The biological impacts of these trends are uncertain. Research thus far indicates that organisms such as corals, mussels, algae, and plankton that make calcium carbonate shells will be negatively impacted. These calcifying organisms normally rely on a healthy abundance of carbonate ions in the ocean water. With increased acidity, less of these precious ions are available and calcification rates decrease, making it more difficult for the organisms to form their protective shells and skeletons. The effect of thinner shells and weaker skeletons is not yet known, but it could have serious ecological consequences.


In the lab and the field, scientists use a combination of approaches to study the biological effects of ocean acidification and ocean warming. For example:

  • CO2 systems in laboratories that allow researchers to experiment with effects of low pH conditions that mimic the predicted future ocean conditions.
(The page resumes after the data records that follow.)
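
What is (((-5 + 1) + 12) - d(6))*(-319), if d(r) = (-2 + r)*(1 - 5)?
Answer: -7656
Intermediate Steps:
d(r) = 8 - 4*r (d(r) = (-2 + r)*(-4) = 8 - 4*r)
(((-5 + 1) + 12) - d(6))*(-319) = (((-5 + 1) + 12) - (8 - 4*6))*(-319) = ((-4 + 12) - (8 - 24))*(-319) = (8 - 1*(-16))*(-319) = (8 + 16)*(-319) = 24*(-319) = -7656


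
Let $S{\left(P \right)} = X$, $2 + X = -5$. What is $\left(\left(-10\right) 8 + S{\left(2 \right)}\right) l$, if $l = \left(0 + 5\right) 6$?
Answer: $-2610$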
  • Genomics allows researchers to investigate the impacts of ocean acidification on important cellular growth processes.
  • PISCO community surveys in the intertidal and subtidal are integrated with this work, providing personnel already in-place for field collections and unique long-term biological data about species distributions, growth, and interactions.
  • Oceanographic moorings and ship-based work contribute to PISCO studies of climate change and ocean acidification.
  • Coordinated ecosystem studies with scientists along the US West Coast have helped to develop new understanding about the patterns of ocean acidification in the coastal ocean and some impacts on key species such as mussels. Coming soon: work by the “Ocean Margin Ecosystems Group for Acidification Studies”.